Uświadamiają nam, że marzenie o wolności i niepodległości o pokoju, jest niezmiernie trudne do zrealizowania, ponieważ człowiek nie jest w stanie pozbyć się żądzy panowania nad innymi i czerpania z ich uciemiężenia, korzyści.
Żądza zdobywania dóbr materialnych przez poddanie sobie tych, których można zredukować do statusu niewolnika, jest niestety pierwszą przyczyną wojen, niesprawiedliwości i pogardy w stosunku do innego człowieka, traktowanego jedynie jako element wytwarzania dóbr materialnych. W takich układach chodzi tylko o produkt tworzony przez człowieka, bo on sam, jako człowiek się nie liczy.
Znajomość prawdy o sobie i przyznanie się do niej to wielka cnota pokory
Dziś, zarówno w Europie, jak i na świecie, nie możemy się czuć bezpiecznie, zwłaszcza dlatego, że zarówno w skali światowej, europejskiej, ale także wewnętrznej, polskiej, znaleźliśmy się w sytuacji, która nie zapewnia nam pokoju i bezpieczeństwa, ponieważ przestały działać, tak w porządku międzynarodowym, jak też naszym narodowym, zasady, które powinny obowiązywać wszystkich. A tymczasem, dotyczą tylko tych, którzy sprawują władzę i per fas et nefas chcą nam wmówić, co jest dobrem, a co złem, a więc odbierają nam naszą tożsamość, moralną, obywatelską, a nawet religijną.

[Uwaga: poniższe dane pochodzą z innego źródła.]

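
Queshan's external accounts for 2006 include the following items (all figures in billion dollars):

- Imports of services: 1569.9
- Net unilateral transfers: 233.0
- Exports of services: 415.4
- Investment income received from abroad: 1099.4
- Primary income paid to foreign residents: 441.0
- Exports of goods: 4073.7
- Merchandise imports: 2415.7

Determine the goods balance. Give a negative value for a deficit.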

Demokracja liberalna miała być skutecznym panaceum dla ruchów wolnościowych w Afryce Północnej i na Bliskim Wschodzie. Okazało się, że nie chodziło o podanie lekarstwa, ale o przejęcie władzy i bogactw tych państw. Dotąd okradali je ich rodzimi przywódcy, teraz światowe mocarstwa chcą tam przejąć władzę siłą oręża, bezwzględną, niszczycielską wojną. Ludność miejscowa musi szukać schronienia poza własnymi krajami, tworząc potężny problem migracyjny dla całego świata.
Nie wystarczy głosić, że się jest za prawem, za sprawiedliwością, za wolnością i równością, ale trzeba realizować istotę treści zawartych w tak wzniosłych hasłach.
Dziś już znamy wyniki wyborów prezydenckich w Stanach Zjednoczonych. Świat otrzymał w nich bardzo niepokojące sygnały na przyszłość. Możliwe, że była to tylko gra wyborcza, a rządy prezydenta będą inne.
Ta moralna zgnilizna, jaką ujawniła ta kampania powinna przekonać nas na zawsze, że demokracja jest po prostu przykrywką morderczej walki o władzę i kończy się z chwilą jej zdobycia. To smutne, ale prawdziwe.